WASHINGTON — While the most significant harm from climate change so far has been in the polar regions, tropical plants and animals may face an even greater threat, say scientists who study conditions in Costa Rica.
"Many lowland tropical species could be in trouble," the team of researchers, led by Robert K. Colwell of the University of Connecticut, warned in Friday's edition of the journal Science.
That's because some tropical species are living near their maximum temperatures already, and warmer conditions could cause them to decline, Colwell said.
The researchers estimated that a temperature increase of 5.8 degrees Fahrenheit over a century would make 53 percent of the 1,902 lowland tropical species they studied subject to attrition.
That doesn't mean today's jungles will one day be barren, however.
"Some species will thrive," Colwell said. "But they are likely to be those already adapted to stressful conditions," such as weeds.
What of the others?
There are few nearby cooler locations for tropical plants and animals fleeing rising temperatures.
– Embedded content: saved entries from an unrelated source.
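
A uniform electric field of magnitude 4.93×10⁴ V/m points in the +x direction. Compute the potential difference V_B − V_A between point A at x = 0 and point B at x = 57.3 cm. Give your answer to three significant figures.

In a uniform field, potential decreases in the direction of E: V_B − V_A = −E·Δx.
V_B − V_A = −(4.93×10⁴ V/m)(0.573 m) = -2.82×10⁴ V.

-2.82×10⁴ V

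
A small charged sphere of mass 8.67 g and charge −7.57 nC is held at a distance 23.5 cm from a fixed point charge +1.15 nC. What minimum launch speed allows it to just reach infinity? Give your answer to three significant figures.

To just escape, total mechanical energy must reach zero at infinity: ½mv²_min + U = 0, so ½mv²_min = −U = |kQq|/r.
|U| = |kQq|/r = (8.99×10⁹ N·m²/C²)(1.15×10⁻⁹)(7.57×10⁻⁹)/(0.235) = 3.33×10⁻⁷ J.
v_min = √(2|U|/m) = √(2·3.33×10⁻⁷/8.67×10⁻³) = 8.76×10⁻³ m/s.

8.76×10⁻³ m/s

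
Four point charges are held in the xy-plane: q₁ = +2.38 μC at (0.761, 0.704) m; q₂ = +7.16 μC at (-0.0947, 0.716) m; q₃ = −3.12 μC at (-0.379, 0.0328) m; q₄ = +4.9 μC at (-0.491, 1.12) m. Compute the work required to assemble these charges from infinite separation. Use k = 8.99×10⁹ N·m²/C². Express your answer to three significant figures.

The work to assemble the configuration equals its total potential energy, U = Σ kqᵢqⱼ/rᵢⱼ over all pairs.
Pair separations: r₁₂ = 0.856 m, r₁₃ = 1.32 m, r₁₄ = 1.32 m, r₂₃ = 0.740 m, r₂₄ = 0.566 m, r₃₄ = 1.09 m.
Summing all 6 pair terms gives U = 0.368 J.

0.368 J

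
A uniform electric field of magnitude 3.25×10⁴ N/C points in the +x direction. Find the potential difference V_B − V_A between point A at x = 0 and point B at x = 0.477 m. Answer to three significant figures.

-1.55×10⁴ V

In a uniform field, potential decreases in the direction of E: V_B − V_A = −E·Δx.
V_B − V_A = −(3.25×10⁴ V/m)(0.477 m) = -1.55×10⁴ V.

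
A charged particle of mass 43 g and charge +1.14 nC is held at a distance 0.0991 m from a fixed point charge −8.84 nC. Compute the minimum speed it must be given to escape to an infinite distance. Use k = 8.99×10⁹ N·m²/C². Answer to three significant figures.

To just escape, total mechanical energy must reach zero at infinity: ½mv²_min + U = 0, so ½mv²_min = −U = |kQq|/r.
|U| = |kQq|/r = (8.99×10⁹ N·m²/C²)(8.84×10⁻⁹)(1.14×10⁻⁹)/(0.0991) = 9.14×10⁻⁷ J.
v_min = √(2|U|/m) = √(2·9.14×10⁻⁷/0.0430) = 6.52×10⁻³ m/s.

6.52×10⁻³ m/s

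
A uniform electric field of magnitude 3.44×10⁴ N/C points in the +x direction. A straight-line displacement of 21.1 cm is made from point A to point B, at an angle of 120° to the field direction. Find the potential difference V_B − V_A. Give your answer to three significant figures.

Only the component of displacement along E changes the potential: ΔV = −E·d·cosθ.
ΔV = −(3.44×10⁴ V/m)(0.211 m)cos120° = 3630 V.

3630 V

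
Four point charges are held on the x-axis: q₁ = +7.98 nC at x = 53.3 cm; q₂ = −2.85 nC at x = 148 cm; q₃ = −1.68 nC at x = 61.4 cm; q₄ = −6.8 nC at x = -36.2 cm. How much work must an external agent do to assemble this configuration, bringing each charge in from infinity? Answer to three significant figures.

-2.00×10⁻⁶ J

The work to assemble the configuration equals its total potential energy, U = Σ kqᵢqⱼ/rᵢⱼ over all pairs.
Pair separations: r₁₂ = 0.947 m, r₁₃ = 0.0810 m, r₁₄ = 0.895 m, r₂₃ = 0.866 m, r₂₄ = 1.84 m, r₃₄ = 0.976 m.
Summing all 6 pair terms gives U = -2.00×10⁻⁶ J.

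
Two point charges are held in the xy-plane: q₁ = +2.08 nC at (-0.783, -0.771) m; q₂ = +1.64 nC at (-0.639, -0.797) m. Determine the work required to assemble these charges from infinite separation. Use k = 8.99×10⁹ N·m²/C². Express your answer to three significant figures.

The work to assemble the configuration equals its total potential energy, U = Σ kqᵢqⱼ/rᵢⱼ over all pairs.
Pair separations: r₁₂ = 0.146 m.
U = (2.10×10⁻⁷) = 2.10×10⁻⁷ J.

2.10×10⁻⁷ J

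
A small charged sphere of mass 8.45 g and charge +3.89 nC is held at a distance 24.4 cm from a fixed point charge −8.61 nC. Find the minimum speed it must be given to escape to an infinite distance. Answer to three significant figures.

0.0171 m/s

To just escape, total mechanical energy must reach zero at infinity: ½mv²_min + U = 0, so ½mv²_min = −U = |kQq|/r.
|U| = |kQq|/r = (8.99×10⁹ N·m²/C²)(8.61×10⁻⁹)(3.89×10⁻⁹)/(0.244) = 1.23×10⁻⁶ J.
v_min = √(2|U|/m) = √(2·1.23×10⁻⁶/8.45×10⁻³) = 0.0171 m/s.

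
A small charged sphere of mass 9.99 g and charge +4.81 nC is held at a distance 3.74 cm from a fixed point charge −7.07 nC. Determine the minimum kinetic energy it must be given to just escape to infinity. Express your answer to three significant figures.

8.17×10⁻⁶ J

To just escape, total mechanical energy must reach zero at infinity: ½mv²_min + U = 0, so ½mv²_min = −U = |kQq|/r.
|U| = |kQq|/r = (8.99×10⁹ N·m²/C²)(7.07×10⁻⁹)(4.81×10⁻⁹)/(0.0374) = 8.17×10⁻⁶ J.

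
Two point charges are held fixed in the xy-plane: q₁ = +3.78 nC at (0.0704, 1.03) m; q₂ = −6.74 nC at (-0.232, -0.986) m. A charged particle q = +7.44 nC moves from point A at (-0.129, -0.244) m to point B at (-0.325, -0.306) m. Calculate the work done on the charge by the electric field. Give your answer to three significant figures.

6.97×10⁻⁸ J

The work done by the electric force is W_field = −ΔU = −q(V_B − V_A) = q(V_A − V_B).
At A: distances to the source charges are 1.29 m, 0.749 m; V_A = Σ kqᵢ/rᵢ = -54.5 V.
At B: distances to the source charges are 1.39 m, 0.686 m; V_B = Σ kqᵢ/rᵢ = -63.9 V.
ΔV = V_B − V_A = -9.36 V.
W_field = −qΔV = −(7.44×10⁻⁹ C)(-9.36 V) = 6.97×10⁻⁸ J.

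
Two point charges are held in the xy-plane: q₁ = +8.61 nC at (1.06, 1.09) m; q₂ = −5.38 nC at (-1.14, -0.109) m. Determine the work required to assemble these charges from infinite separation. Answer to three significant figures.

-1.66×10⁻⁷ J

The assembly work is the sum of pairwise potential energies, U = Σ_{i<j} kqᵢqⱼ/rᵢⱼ.
Pair separations: r₁₂ = 2.51 m.
U = (-1.66×10⁻⁷) = -1.66×10⁻⁷ J.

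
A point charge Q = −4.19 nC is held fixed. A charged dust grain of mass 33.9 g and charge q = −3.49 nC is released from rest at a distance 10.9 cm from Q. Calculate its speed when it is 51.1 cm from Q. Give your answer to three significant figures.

7.48×10⁻³ m/s

Only the electrostatic force acts, so mechanical energy is conserved: ½mv² = U₁ − U₂ = kQq(1/r₁ − 1/r₂).
U₁ − U₂ = (8.99×10⁹ N·m²/C²)(-4.19×10⁻⁹ C)(-3.49×10⁻⁹ C)(1/0.109 − 1/0.511) = 9.49×10⁻⁷ J.
v = √(2·9.49×10⁻⁷/0.0339) = 7.48×10⁻³ m/s.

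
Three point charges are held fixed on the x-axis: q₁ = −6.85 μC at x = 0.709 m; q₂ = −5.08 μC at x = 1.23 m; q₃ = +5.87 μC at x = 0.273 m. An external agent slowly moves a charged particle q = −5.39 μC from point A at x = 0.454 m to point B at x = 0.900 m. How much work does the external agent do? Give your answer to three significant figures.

For quasistatic motion the external work equals the change in potential energy: W_ext = qΔV = q(V_B − V_A).
At A: distances to the source charges are 0.255 m, 0.776 m, 0.181 m; V_A = Σ kqᵢ/rᵢ = -8790 V.
At B: distances to the source charges are 0.191 m, 0.330 m, 0.627 m; V_B = Σ kqᵢ/rᵢ = -3.77×10⁵ V.
ΔV = V_B − V_A = -3.68×10⁵ V.
W_ext = qΔV = (-5.39×10⁻⁶ C)(-3.68×10⁵ V) = 1.98 J.

1.98 J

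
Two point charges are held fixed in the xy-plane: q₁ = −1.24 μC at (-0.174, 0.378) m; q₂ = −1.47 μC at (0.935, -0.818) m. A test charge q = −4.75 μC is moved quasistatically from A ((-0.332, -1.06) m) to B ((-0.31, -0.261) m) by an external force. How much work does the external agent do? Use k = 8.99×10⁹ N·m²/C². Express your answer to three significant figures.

For quasistatic motion the external work equals the change in potential energy: W_ext = qΔV = q(V_B − V_A).
At A: distances to the source charges are 1.45 m, 1.29 m; V_A = Σ kqᵢ/rᵢ = -1.80×10⁴ V.
At B: distances to the source charges are 0.653 m, 1.36 m; V_B = Σ kqᵢ/rᵢ = -2.68×10⁴ V.
ΔV = V_B − V_A = -8800 V.
W_ext = qΔV = (-4.75×10⁻⁶ C)(-8800 V) = 0.0418 J.

0.0418 J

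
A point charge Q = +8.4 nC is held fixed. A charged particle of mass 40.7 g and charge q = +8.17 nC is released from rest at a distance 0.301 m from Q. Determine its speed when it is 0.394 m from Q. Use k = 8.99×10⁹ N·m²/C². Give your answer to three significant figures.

Only the electrostatic force acts, so mechanical energy is conserved: ½mv² = U₁ − U₂ = kQq(1/r₁ − 1/r₂).
U₁ − U₂ = (8.99×10⁹ N·m²/C²)(8.40×10⁻⁹ C)(8.17×10⁻⁹ C)(1/0.301 − 1/0.394) = 4.84×10⁻⁷ J.
v = √(2·4.84×10⁻⁷/0.0407) = 4.88×10⁻³ m/s.

4.88×10⁻³ m/s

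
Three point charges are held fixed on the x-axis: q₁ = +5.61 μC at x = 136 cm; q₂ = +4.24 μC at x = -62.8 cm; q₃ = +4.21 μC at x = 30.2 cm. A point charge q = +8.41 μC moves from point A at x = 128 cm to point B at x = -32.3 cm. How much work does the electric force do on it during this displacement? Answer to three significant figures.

3.98 J

The work done by the electric force is W_field = −ΔU = −q(V_B − V_A) = q(V_A − V_B).
At A: distances to the source charges are 0.0800 m, 1.91 m, 0.978 m; V_A = Σ kqᵢ/rᵢ = 6.89×10⁵ V.
At B: distances to the source charges are 1.68 m, 0.305 m, 0.625 m; V_B = Σ kqᵢ/rᵢ = 2.15×10⁵ V.
ΔV = V_B − V_A = -4.74×10⁵ V.
W_field = −qΔV = −(8.41×10⁻⁶ C)(-4.74×10⁵ V) = 3.98 J.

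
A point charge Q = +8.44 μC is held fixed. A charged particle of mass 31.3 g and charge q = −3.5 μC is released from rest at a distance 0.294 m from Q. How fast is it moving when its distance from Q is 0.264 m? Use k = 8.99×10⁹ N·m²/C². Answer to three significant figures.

Only the electrostatic force acts, so mechanical energy is conserved: ½mv² = U₁ − U₂ = kQq(1/r₁ − 1/r₂).
U₁ − U₂ = (8.99×10⁹ N·m²/C²)(8.44×10⁻⁶ C)(-3.50×10⁻⁶ C)(1/0.294 − 1/0.264) = 0.103 J.
v = √(2·0.103/0.0313) = 2.56 m/s.

2.56 m/s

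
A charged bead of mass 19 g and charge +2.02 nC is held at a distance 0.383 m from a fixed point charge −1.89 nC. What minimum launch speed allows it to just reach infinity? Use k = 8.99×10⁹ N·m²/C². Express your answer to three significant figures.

3.07×10⁻³ m/s

To just escape, total mechanical energy must reach zero at infinity: ½mv²_min + U = 0, so ½mv²_min = −U = |kQq|/r.
|U| = |kQq|/r = (8.99×10⁹ N·m²/C²)(1.89×10⁻⁹)(2.02×10⁻⁹)/(0.383) = 8.96×10⁻⁸ J.
v_min = √(2|U|/m) = √(2·8.96×10⁻⁸/0.0190) = 3.07×10⁻³ m/s.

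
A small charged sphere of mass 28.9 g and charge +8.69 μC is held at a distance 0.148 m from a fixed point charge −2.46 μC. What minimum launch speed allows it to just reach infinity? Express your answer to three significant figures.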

In the tropics in particular, going up rather than out may be an answer.
That's because tropical species with small ranges would have to shift great distances north or south to maintain their current climatic conditions.
"Instead," Colwell said, "the most likely escape route in the tropics is to follow temperature zone shifts upward in elevation on tropical mountainsides."
For example, moving uphill, the researchers said, temperature declines between 9.4 degrees and 11.7 degrees Fahrenheit for every 3,280 feet. To get a similar reduction moving north or south, species would have to travel more than 620 miles.
Of course moving won't work for everyone; species already living on mountaintops will have no place to climb.